Please bear with me if this seems random, Im a newbie and I have a few questions and Im just going to type them as they come to me but first let me start by telling you what Ive started with. I bought a Bachmann Redrock Santa Fe starter set. Then I bought 13 more pieces of 18' radius track and 25 pieces of nine inch straight for a total of 25 each. Its all of the black variety. My first question is this; Will I gain any advantage by purchasing the NS grey? Or better yet is there a brand that will increase performance? Next I bought an Athearn six axle SD40-2 loco. My next question is; Is there a loco for around $100 that will out perform the SD40-2? More specificly, go faster and pull more cars? MY next purchase was a MRC Railpower 1370. I paid $30 dollars for this. Again i was yearning for more power. Is there something that I could buy for under $100 that will quench my thirst for power? I also bought two turnouts and when my Athearn loco goes past them it sparks. Sometimes it even derails. Are the sparks bad news? Neither of those problems occur with the loco included in my set. I do have more questions but its 5:30 A.M. and I need some sleep. Ive been tinkering for about 17.5 hours. 

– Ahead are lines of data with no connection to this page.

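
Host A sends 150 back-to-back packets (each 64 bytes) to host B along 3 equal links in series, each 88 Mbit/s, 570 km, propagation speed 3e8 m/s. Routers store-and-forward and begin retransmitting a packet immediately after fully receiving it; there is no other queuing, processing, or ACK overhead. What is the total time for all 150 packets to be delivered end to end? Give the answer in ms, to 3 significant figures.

6.58 ms

Per-hop transmission t_tx = L/R = 512/88000000 = 0.00581818 ms.
Per-hop propagation t_prop = 570000/300000000 = 1.9 ms.
Pipeline fill: first packet needs 3·t_tx to clear all hops; remaining 149 packets each add one t_tx.
Total = (3+150-1)·t_tx + 3·t_prop = 152·0.00581818 + 3·1.9 = 6.58 ms.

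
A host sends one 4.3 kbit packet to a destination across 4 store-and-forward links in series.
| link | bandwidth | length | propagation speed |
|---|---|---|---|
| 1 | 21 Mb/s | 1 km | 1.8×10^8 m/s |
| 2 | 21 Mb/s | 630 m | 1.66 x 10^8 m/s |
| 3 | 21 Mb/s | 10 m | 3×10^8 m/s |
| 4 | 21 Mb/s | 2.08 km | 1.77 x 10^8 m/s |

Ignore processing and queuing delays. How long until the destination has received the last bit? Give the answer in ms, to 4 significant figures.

L = 4300 bits.
Transmission delay per hop = L/R = 4300/21000000 = 0.204762 ms; 4 hops → 0.819048 ms.
Propagation delays (d/s per hop): 0.00555556, 0.00379518, 3.33333e-05, 0.0117514 ms; sum = 0.0211355 ms.
End-to-end = 0.8402 ms.

0.8402 ms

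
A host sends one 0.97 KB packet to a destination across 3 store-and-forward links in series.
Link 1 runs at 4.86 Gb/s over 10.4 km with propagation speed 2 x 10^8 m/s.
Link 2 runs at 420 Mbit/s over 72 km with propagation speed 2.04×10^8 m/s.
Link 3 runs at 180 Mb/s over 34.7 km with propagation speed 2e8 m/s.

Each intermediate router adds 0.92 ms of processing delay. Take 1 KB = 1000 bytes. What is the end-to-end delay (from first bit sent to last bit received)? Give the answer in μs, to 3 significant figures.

L = 7760 bits.
Transmission delays (L/R per hop): 1.59671, 18.4762, 43.1111 μs; sum = 63.184 μs.
Propagation delays (d/s per hop): 52, 352.941, 173.5 μs; sum = 578.441 μs.
Processing at 2 router(s): 2 × 0.92 ms = 1840 μs.
End-to-end = 2480 μs.

2480 μs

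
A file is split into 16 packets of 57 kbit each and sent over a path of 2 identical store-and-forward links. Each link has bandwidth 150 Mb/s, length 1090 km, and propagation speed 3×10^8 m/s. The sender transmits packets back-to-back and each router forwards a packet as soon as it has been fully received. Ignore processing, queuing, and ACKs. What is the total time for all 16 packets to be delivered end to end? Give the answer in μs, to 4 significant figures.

13730 μs

Per-hop transmission t_tx = L/R = 57000/150000000 = 380 μs.
Per-hop propagation t_prop = 1090000/300000000 = 3633.33 μs.
Pipeline fill: first packet needs 2·t_tx to clear all hops; remaining 15 packets each add one t_tx.
Total = (2+16-1)·t_tx + 2·t_prop = 17·380 + 2·3633.33 = 13730 μs.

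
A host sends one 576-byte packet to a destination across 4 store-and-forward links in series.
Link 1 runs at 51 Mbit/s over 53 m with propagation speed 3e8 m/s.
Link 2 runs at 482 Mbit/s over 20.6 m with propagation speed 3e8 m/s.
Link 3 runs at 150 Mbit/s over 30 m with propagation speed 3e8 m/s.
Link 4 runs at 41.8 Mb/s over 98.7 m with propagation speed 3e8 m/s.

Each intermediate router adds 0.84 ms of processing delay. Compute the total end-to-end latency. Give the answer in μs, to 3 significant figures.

L = 576 × 8 = 4608 bits.
Transmission delays (L/R per hop): 90.3529, 9.56017, 30.72, 110.239 μs; sum = 240.872 μs.
Propagation delays (d/s per hop): 0.176667, 0.0686667, 0.1, 0.329 μs; sum = 0.674333 μs.
Processing at 3 router(s): 3 × 0.84 ms = 2520 μs.
End-to-end = 2760 μs.

2760 μs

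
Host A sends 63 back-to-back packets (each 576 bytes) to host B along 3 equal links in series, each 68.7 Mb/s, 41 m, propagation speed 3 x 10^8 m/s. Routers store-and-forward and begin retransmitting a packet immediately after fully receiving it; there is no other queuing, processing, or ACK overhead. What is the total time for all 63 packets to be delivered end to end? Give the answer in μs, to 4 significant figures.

4360 μs

Per-hop transmission t_tx = L/R = 4608/68700000 = 67.0742 μs.
Per-hop propagation t_prop = 41/300000000 = 0.136667 μs.
Pipeline fill: first packet needs 3·t_tx to clear all hops; remaining 62 packets each add one t_tx.
Total = (3+63-1)·t_tx + 3·t_prop = 65·67.0742 + 3·0.136667 = 4360 μs.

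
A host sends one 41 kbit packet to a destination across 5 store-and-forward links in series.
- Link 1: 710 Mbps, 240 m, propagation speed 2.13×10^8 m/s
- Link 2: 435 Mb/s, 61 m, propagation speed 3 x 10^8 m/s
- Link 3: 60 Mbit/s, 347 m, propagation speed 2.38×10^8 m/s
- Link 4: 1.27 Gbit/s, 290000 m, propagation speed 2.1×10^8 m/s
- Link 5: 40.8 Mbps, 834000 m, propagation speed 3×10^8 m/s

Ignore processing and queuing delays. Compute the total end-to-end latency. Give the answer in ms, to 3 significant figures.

6.04 ms

L = 41000 bits.
Transmission delays (L/R per hop): 0.0577465, 0.0942529, 0.683333, 0.0322835, 1.0049 ms; sum = 1.87252 ms.
Propagation delays (d/s per hop): 0.00112676, 0.000203333, 0.00145798, 1.38095, 2.78 ms; sum = 4.16374 ms.
End-to-end = 6.04 ms.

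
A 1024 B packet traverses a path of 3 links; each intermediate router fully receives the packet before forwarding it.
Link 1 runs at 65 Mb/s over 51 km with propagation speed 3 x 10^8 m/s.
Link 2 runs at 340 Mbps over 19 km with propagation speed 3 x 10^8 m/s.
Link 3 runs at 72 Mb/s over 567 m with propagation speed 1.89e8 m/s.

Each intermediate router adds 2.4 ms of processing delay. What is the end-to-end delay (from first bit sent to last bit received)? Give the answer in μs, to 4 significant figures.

L = 1024 × 8 = 8192 bits.
Transmission delays (L/R per hop): 126.031, 24.0941, 113.778 μs; sum = 263.903 μs.
Propagation delays (d/s per hop): 170, 63.3333, 3 μs; sum = 236.333 μs.
Processing at 2 router(s): 2 × 2.4 ms = 4800 μs.
End-to-end = 5300 μs.

5300 μs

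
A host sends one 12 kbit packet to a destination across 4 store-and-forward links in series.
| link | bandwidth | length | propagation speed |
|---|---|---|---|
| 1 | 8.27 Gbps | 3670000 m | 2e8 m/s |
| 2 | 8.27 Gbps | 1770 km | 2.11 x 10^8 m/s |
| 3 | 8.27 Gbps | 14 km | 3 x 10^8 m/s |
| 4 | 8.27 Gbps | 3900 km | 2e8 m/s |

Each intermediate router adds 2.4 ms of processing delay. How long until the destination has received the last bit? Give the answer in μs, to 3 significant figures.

53500 μs

L = 12000 bits.
Transmission delay per hop = L/R = 12000/8270000000 = 1.45103 μs; 4 hops → 5.80411 μs.
Propagation delays (d/s per hop): 18350, 8388.63, 46.6667, 19500 μs; sum = 46285.3 μs.
Processing at 3 router(s): 3 × 2.4 ms = 7200 μs.
End-to-end = 53500 μs.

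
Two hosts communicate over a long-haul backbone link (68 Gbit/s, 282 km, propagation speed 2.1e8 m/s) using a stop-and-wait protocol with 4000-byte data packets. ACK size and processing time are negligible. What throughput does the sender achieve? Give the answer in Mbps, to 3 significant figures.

t_tx = L/R = 32000/68000000000 = 4.70588e-07 s.
t_prop = 282000/210000000 = 0.00134286 s; RTT = 0.00268571 s.
Cycle = t_tx + RTT = 0.00268618 s.
Throughput = L / cycle = 32000 / 0.00268618 = 11.9 Mbps.

11.9 Mbps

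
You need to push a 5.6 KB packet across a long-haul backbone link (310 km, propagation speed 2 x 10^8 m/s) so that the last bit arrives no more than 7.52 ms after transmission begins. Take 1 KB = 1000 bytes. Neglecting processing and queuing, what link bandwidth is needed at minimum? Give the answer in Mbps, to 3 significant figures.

L = 44800 bits.
Propagation delay = 310000 / 200000000 = 1.55 ms.
Transmission budget = 7.52 − 1.55 = 5.97 ms.
R ≥ L / t_tx = 44800 bits / 0.00597 s = 7.50 Mbps.

7.50 Mbps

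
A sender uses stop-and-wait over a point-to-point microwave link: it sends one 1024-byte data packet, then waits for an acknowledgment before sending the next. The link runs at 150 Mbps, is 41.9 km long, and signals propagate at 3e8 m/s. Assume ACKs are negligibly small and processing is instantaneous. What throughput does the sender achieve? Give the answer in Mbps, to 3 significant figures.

24.5 Mbps

t_tx = L/R = 8192/150000000 = 5.46133e-05 s.
t_prop = 41900/300000000 = 0.000139667 s; RTT = 0.000279333 s.
Cycle = t_tx + RTT = 0.000333947 s.
Throughput = L / cycle = 8192 / 0.000333947 = 24.5 Mbps.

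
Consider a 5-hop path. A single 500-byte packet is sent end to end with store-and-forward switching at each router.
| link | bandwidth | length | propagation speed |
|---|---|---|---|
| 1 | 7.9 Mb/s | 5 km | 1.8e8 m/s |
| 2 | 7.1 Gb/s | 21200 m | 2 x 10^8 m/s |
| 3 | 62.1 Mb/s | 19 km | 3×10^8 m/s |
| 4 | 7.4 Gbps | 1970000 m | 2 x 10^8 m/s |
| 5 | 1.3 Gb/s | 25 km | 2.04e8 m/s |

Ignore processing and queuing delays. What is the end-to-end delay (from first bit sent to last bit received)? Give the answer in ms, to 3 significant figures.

L = 500 × 8 = 4000 bits.
Transmission delays (L/R per hop): 0.506329, 0.00056338, 0.0644122, 0.000540541, 0.00307692 ms; sum = 0.574922 ms.
Propagation delays (d/s per hop): 0.0277778, 0.106, 0.0633333, 9.85, 0.122549 ms; sum = 10.1697 ms.
End-to-end = 10.7 ms.

10.7 ms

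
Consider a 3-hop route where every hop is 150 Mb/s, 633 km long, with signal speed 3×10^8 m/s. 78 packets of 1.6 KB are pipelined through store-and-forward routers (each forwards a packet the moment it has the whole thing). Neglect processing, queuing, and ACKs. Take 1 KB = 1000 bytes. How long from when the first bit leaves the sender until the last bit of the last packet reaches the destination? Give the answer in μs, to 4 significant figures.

13160 μs

Per-hop transmission t_tx = L/R = 12800/150000000 = 85.3333 μs.
Per-hop propagation t_prop = 633000/300000000 = 2110 μs.
Pipeline fill: first packet needs 3·t_tx to clear all hops; remaining 77 packets each add one t_tx.
Total = (3+78-1)·t_tx + 3·t_prop = 80·85.3333 + 3·2110 = 13160 μs.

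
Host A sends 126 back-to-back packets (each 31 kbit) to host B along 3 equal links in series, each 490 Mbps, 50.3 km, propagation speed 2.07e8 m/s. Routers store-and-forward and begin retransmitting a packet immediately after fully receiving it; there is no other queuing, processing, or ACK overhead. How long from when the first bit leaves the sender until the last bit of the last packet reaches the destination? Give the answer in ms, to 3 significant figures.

8.83 ms

Per-hop transmission t_tx = L/R = 31000/490000000 = 0.0632653 ms.
Per-hop propagation t_prop = 50300/2.07e+08 = 0.242995 ms.
Pipeline fill: first packet needs 3·t_tx to clear all hops; remaining 125 packets each add one t_tx.
Total = (3+126-1)·t_tx + 3·t_prop = 128·0.0632653 + 3·0.242995 = 8.83 ms.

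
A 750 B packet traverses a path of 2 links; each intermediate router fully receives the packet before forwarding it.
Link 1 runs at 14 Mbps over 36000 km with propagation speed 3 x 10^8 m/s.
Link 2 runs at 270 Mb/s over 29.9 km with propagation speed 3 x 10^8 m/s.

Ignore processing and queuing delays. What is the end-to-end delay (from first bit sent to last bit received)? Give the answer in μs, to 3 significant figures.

121000 μs

L = 750 × 8 = 6000 bits.
Transmission delays (L/R per hop): 428.571, 22.2222 μs; sum = 450.794 μs.
Propagation delays (d/s per hop): 120000, 99.6667 μs; sum = 120100 μs.
End-to-end = 121000 μs.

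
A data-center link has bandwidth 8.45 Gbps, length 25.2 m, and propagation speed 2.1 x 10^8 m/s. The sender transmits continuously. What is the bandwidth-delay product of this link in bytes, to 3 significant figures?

127 bytes

Propagation delay = 25.2 / 210000000 = 1.2e-07 s.
BDP = R × t_prop = 8.45e+09 × 1.2e-07 = 1014 bits.
In bytes: 1014/8 = 127 bytes.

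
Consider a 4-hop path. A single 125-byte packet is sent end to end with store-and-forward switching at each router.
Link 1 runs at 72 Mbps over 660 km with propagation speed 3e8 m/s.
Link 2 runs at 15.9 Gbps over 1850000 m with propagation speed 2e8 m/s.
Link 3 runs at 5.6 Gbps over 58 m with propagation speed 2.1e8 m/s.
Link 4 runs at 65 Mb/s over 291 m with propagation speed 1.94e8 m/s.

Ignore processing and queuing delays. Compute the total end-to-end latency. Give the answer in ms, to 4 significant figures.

L = 125 × 8 = 1000 bits.
Transmission delays (L/R per hop): 0.0138889, 6.28931e-05, 0.000178571, 0.0153846 ms; sum = 0.029515 ms.
Propagation delays (d/s per hop): 2.2, 9.25, 0.00027619, 0.0015 ms; sum = 11.4518 ms.
End-to-end = 11.48 ms.

11.48 ms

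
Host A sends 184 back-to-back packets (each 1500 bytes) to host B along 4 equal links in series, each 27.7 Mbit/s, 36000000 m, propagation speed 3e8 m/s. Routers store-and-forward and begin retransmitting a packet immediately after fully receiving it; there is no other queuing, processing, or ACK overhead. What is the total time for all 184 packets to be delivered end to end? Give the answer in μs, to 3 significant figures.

561000 μs

Per-hop transmission t_tx = L/R = 12000/27700000 = 433.213 μs.
Per-hop propagation t_prop = 36000000/300000000 = 120000 μs.
Pipeline fill: first packet needs 4·t_tx to clear all hops; remaining 183 packets each add one t_tx.
Total = (4+184-1)·t_tx + 4·t_prop = 187·433.213 + 4·120000 = 561000 μs.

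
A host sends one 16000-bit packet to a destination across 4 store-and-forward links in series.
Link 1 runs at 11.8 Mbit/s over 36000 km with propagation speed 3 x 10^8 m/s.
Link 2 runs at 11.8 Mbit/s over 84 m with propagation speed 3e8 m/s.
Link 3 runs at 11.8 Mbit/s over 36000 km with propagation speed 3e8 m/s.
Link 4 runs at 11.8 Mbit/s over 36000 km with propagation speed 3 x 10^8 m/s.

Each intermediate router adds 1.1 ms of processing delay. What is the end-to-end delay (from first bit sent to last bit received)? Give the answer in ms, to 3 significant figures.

Transmission delay per hop = L/R = 16000/11800000 = 1.35593 ms; 4 hops → 5.42373 ms.
Propagation delays (d/s per hop): 120, 0.00028, 120, 120 ms; sum = 360 ms.
Processing at 3 router(s): 3 × 1.1 ms = 3.3 ms.
End-to-end = 369 ms.

369 ms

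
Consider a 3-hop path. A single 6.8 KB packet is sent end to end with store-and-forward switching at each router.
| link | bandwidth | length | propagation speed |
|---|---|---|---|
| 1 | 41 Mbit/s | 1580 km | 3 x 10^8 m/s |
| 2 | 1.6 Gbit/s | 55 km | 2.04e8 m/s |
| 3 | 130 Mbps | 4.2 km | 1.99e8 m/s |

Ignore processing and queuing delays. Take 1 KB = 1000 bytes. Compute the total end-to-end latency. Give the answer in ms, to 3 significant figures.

L = 54400 bits.
Transmission delays (L/R per hop): 1.32683, 0.034, 0.418462 ms; sum = 1.77929 ms.
Propagation delays (d/s per hop): 5.26667, 0.269608, 0.0211055 ms; sum = 5.55738 ms.
End-to-end = 7.34 ms.

7.34 ms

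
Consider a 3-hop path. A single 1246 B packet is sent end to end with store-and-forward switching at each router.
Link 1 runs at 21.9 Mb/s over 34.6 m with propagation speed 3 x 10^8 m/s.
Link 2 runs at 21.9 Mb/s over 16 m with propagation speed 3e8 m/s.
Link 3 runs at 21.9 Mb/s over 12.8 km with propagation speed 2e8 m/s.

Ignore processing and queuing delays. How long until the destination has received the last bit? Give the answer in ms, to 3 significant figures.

L = 1246 × 8 = 9968 bits.
Transmission delay per hop = L/R = 9968/21900000 = 0.45516 ms; 3 hops → 1.36548 ms.
Propagation delays (d/s per hop): 0.000115333, 5.33333e-05, 0.064 ms; sum = 0.0641687 ms.
End-to-end = 1.43 ms.

1.43 ms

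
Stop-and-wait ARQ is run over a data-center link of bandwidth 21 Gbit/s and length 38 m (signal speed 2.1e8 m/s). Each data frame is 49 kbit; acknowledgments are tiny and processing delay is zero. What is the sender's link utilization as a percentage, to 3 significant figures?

86.6 %

t_tx = L/R = 49000/21000000000 = 2.33333e-06 s.
t_prop = 38/210000000 = 1.80952e-07 s; RTT = 3.61905e-07 s.
Cycle = t_tx + RTT = 2.69524e-06 s.
Utilization = t_tx / cycle = 2.33333e-06/2.69524e-06 = 86.6 %.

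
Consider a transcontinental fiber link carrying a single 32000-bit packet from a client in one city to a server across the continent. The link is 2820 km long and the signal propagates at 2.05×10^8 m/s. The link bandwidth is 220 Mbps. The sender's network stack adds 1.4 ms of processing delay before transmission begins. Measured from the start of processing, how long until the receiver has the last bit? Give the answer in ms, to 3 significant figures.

Transmission delay = L/R = 32000 / 220000000 = 0.145455 ms.
Propagation delay = d/s = 2820000 m / 2.05e+08 m/s = 13.7561 ms.
Plus processing delay 1.4 ms = 1.4 ms.
Total = 15.3 ms.

15.3 ms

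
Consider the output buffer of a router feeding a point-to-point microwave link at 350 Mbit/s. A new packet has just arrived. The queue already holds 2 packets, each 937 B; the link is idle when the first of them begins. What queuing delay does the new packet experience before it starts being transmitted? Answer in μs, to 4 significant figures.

42.83 μs

Each queued packet: L/R = 7496/350000000 = 21.4171 μs.
2 queued → 42.8343 μs.
Queuing delay = 42.83 μs.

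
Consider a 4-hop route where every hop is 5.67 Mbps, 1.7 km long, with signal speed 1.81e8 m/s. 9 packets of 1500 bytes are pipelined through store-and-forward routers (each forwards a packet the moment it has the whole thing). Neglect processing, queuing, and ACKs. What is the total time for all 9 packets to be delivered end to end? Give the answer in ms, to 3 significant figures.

25.4 ms

Per-hop transmission t_tx = L/R = 12000/5670000 = 2.1164 ms.
Per-hop propagation t_prop = 1700/181000000 = 0.00939227 ms.
Pipeline fill: first packet needs 4·t_tx to clear all hops; remaining 8 packets each add one t_tx.
Total = (4+9-1)·t_tx + 4·t_prop = 12·2.1164 + 4·0.00939227 = 25.4 ms.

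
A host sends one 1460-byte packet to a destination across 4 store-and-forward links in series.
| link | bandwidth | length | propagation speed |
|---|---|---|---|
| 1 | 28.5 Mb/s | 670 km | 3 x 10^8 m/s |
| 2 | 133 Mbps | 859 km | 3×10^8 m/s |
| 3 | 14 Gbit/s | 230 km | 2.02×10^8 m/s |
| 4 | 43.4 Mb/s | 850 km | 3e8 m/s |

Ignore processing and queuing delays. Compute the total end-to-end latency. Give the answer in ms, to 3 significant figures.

L = 1460 × 8 = 11680 bits.
Transmission delays (L/R per hop): 0.409825, 0.0878195, 0.000834286, 0.269124 ms; sum = 0.767603 ms.
Propagation delays (d/s per hop): 2.23333, 2.86333, 1.13861, 2.83333 ms; sum = 9.06861 ms.
End-to-end = 9.84 ms.

9.84 ms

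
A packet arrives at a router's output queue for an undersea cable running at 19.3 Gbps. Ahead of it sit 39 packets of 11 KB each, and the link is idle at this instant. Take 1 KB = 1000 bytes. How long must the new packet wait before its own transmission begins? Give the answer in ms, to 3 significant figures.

Each queued packet: L/R = 88000/19300000000 = 0.00455959 ms.
39 queued → 0.177824 ms.
Queuing delay = 0.178 ms.

0.178 ms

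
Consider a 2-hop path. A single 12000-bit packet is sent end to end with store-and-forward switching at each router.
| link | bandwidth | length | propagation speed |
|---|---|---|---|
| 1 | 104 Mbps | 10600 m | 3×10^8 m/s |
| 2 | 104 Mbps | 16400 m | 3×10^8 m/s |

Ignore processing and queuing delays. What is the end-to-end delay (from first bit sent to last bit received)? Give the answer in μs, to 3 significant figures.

Transmission delay per hop = L/R = 12000/104000000 = 115.385 μs; 2 hops → 230.769 μs.
Propagation delays (d/s per hop): 35.3333, 54.6667 μs; sum = 90 μs.
End-to-end = 321 μs.

321 μs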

Thankyou for any responses.


----------



## shaygetz (Sep 23, 2007)

Welcome..

Your track is OK, just know that each brand is incompatible with the others so decide early on which one you're going to stick with.

Athearns are a very reliable unit...them, Atlas and Kato should fit the bill for you. Your track problem is that the Athearn deisel, while made to fit 18" radius curves, would be much more comfortable on 22"+...hence the derailments and the momentary shorts that create the sparking.

As for power, I am very partial to older MRC and AutoPulse throttles, anything with 2 or more amps of output. I find them on Ebay, just take care to buy them from a reputable seller who can test them for you.

Hope this helps.


----------



## matt (Jan 24, 2010)

Thankyou for your swift response shaygetz. Are you familiar with American Flyer transformers? More specificly theAF 18B 190watt duel? I find that shopping for a transformer difficult because companys dont advertise the same measurements...ie watts, volts, amps. Anyway is this transformer going to give me more power to the track than the one I already have? Again thankyou for your knowlege.


----------



## shaygetz (Sep 23, 2007)

You're welcome...

If I'm not mistaken AF uses AC power and a higher voltage...you'd smoke HO with it.

I would stick with those who've been at it for HO for years. I'm very partial to the older MRC Throttlepacks. What ever you get, make sure they are rated for HO equipment.


----------



## Reckers (Oct 11, 2009)

That AF transformer is definitely an ac output: as Shaygetz says, you'll be pushing your cars by hand if you use it!


----------



## matt (Jan 24, 2010)

thankyou for the A F info... potentially loco saving!


----------